Foto de Lon&Queta via Flickr

Se os ecossistemas são essenciais para o homem, como explicar o fato de que o bem-estar humano continua aumentando mesmo com a degradação de boa parte dos ecossistemas ao nosso redor? É o paradoxo do ambientalismo, segundo um time de pesquisadores oriundos da McGill University, no Canadá, que se dispôs a investigar a questão. Os resultados foram publicados em setembro na revista BioScience.

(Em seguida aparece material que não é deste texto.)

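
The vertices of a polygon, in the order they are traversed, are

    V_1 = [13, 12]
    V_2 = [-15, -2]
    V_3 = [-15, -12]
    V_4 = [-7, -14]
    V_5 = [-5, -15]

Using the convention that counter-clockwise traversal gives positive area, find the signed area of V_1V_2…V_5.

Apply Gauss's area formula: 2A = Σ (x_i·y_{i+1} − x_{i+1}·y_i), indices taken mod 5.
Σ = (154) + (150) + (126) + (35) + (135) = 600
Signed area = Σ/2 = 300 (positive ⇒ counter-clockwise traversal).

300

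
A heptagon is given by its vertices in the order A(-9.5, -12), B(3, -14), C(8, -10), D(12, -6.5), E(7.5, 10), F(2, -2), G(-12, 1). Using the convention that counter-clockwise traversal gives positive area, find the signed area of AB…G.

292.125

Apply Gauss's area formula: 2A = Σ (x_i·y_{i+1} − x_{i+1}·y_i), indices taken mod 7.
A→B: (-9.5)(-14) − (3)(-12) = 169
B→C: (3)(-10) − (8)(-14) = 82
C→D: (8)(-6.5) − (12)(-10) = 68
D→E: (12)(10) − (7.5)(-6.5) = 168.75
E→F: (7.5)(-2) − (2)(10) = -35
F→G: (2)(1) − (-12)(-2) = -22
G→A: (-12)(-12) − (-9.5)(1) = 153.5
Σ = 584.25
Signed area = Σ/2 = 292.125 (positive ⇒ counter-clockwise traversal).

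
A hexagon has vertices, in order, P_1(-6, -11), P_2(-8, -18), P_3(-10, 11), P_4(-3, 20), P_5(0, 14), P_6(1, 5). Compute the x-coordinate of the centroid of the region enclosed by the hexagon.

-561/113

Apply Gauss's area formula. First the cross-terms c_i = x_i·y_{i+1} − x_{i+1}·y_i:
  20, -268, -167, -42, -14, 19  ⇒  2A = -452, A = -226.
Then Σ (x_i + x_{i+1})·c_i = 6732, so x̄ = 6732 / (6·(-226)) = -561/113.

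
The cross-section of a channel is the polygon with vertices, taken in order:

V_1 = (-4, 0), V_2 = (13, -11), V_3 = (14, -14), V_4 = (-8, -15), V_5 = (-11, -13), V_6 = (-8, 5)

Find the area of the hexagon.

253

Σ = (44) + (-28) + (-322) + (-61) + (-159) + (20) = -506
Area = |Σ|/2 = 253.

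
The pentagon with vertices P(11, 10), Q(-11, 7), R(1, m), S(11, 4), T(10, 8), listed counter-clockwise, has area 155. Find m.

-3

Write out the shoelace sum; only the two edges meeting at R involve m:
2·Area = [((-11)·m − 1·7) + (1·4 − 11·m)] + 247
       = -22·m + 244 = 310
⇒ m = -3.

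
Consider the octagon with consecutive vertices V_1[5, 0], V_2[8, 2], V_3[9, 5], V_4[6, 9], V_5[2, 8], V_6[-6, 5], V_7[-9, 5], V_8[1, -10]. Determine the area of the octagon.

160.5

Cross-terms: 10, 22, 51, 30, 58, 15, 85, 50  ⇒  Σ = 321
Area = |Σ|/2 = 160.5.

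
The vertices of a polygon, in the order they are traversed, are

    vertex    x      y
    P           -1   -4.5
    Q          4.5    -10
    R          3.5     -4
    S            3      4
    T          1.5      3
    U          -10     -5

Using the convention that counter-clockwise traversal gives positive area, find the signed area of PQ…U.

69.375

Σ = (30.25) + (17) + (26) + (3) + (22.5) + (40) = 138.75
Signed area = Σ/2 = 69.375 (positive ⇒ counter-clockwise traversal).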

O mote surgiu a partir da Avaliação Ecossistêmica do Milênio (AEM), concluída em 2005, e que analisou quatro categorias de serviços prestados por ecossistemas: os “fornecedores”, como alimentação, água e produtos florestais; os “reguladores”, que regulam mudanças no clima, enchentes, doenças e a qualidade da água, os “culturais”, que geram benefícios recreacionais, estéticos ou espirituais; e os “de suporte”, como a formação do solo, fotossíntese e o ciclo de nutrientes. A AEM concluiu que 60% dos ecossistemas avaliados estavam em declínio, a maioria deles provedores de serviços reguladores e de suporte. Aqueles em expansão eram, em grande parte, serviços fornecedores, como a produção de safras, gado de corte e aquacultura. A AEM também detectou aumento no consumo dos serviços de 80% dos ecossistemas analisados.

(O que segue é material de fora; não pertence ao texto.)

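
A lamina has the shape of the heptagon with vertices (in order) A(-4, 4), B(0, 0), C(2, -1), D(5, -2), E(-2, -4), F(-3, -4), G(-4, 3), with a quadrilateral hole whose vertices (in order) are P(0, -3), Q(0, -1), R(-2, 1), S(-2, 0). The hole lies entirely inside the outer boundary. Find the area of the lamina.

25

Outer boundary:
Apply the shoelace formula: 2A = Σ (x_i·y_{i+1} − x_{i+1}·y_i), indices taken mod 7.
A→B: (-4)(0) − (0)(4) = 0
B→C: (0)(-1) − (2)(0) = 0
C→D: (2)(-2) − (5)(-1) = 1
D→E: (5)(-4) − (-2)(-2) = -24
E→F: (-2)(-4) − (-3)(-4) = -4
F→G: (-3)(3) − (-4)(-4) = -25
G→A: (-4)(4) − (-4)(3) = -4
Σ = -56
Area = |Σ|/2 = 28.
Hole:
Cross-terms: 0, -2, 2, 6  ⇒  Σ = 6
Area = |Σ|/2 = 3.
Net area = 28 − 3 = 25.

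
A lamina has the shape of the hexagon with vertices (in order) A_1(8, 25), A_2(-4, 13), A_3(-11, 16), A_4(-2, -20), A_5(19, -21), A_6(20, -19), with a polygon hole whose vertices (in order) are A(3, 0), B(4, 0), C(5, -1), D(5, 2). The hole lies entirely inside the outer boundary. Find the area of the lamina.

831.5

Outer boundary:
Apply Gauss's area formula: 2A = Σ (x_i·y_{i+1} − x_{i+1}·y_i), indices taken mod 6.
Σ = (204) + (79) + (252) + (422) + (59) + (652) = 1668
Area = |Σ|/2 = 834.
Hole:
Cross-terms: 0, -4, 15, -6  ⇒  Σ = 5
Area = |Σ|/2 = 2.5.
Net area = 834 − 2.5 = 831.5.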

Ao mesmo tempo, o bem-estar geral da humanidade aumentou ao longo dos últimos 50 anos, em boa parte devido à rápida conversão de ecossistemas para a produção de alimentos, fibras e combustível. A análise da AEM levou em conta o Índice de Desenvolvimento Humano (IDH), não por ser um ótimo indicador do bem-estar humano, mas por falta de dados alternativos. O IDH agrega dados sobre a expectativa de vida, alfabetização, sucesso escolar e PIB per capita para chegar a uma medida do bem-estar das populações.

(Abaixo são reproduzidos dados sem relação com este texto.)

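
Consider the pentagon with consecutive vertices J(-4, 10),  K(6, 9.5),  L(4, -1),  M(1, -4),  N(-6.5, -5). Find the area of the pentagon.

Apply the surveyor's formula: 2A = Σ (x_i·y_{i+1} − x_{i+1}·y_i), indices taken mod 5.
Σ = (-98) + (-44) + (-15) + (-31) + (-85) = -273
Area = |Σ|/2 = 136.5.

136.5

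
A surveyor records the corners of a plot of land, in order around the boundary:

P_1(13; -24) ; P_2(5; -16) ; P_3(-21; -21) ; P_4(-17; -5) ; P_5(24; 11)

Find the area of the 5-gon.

783.5

Apply the surveyor's formula: 2A = Σ (x_i·y_{i+1} − x_{i+1}·y_i), indices taken mod 5.
Σ = (-88) + (-441) + (-252) + (-67) + (-719) = -1567
Area = |Σ|/2 = 783.5.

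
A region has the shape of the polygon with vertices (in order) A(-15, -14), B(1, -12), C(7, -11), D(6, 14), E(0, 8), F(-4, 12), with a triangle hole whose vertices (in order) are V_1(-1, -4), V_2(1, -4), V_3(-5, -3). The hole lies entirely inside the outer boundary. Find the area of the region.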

O primeiro passo dos cientistas canadenses para desatar o nó do paradoxo do ambientalismo foi investigar se estamos medindo o bem-estar humano incorretamente, o que sugeriria que, em vez de aumentar, ele estaria declinando com a degradação dos ecossistemas. Mas depois de avaliar dados e a literatura, os pesquisadores rejeitaram tal hipótese. Apesar das conhecidas críticas ao IDH, eles não conseguiram identificar medidas alternativas que indiquem queda do bem-estar em escala global. A maioria dos demais indicadores são correlacionados ao IDH e mostram que, na média, as condições globais para os seres humanos estão em alta.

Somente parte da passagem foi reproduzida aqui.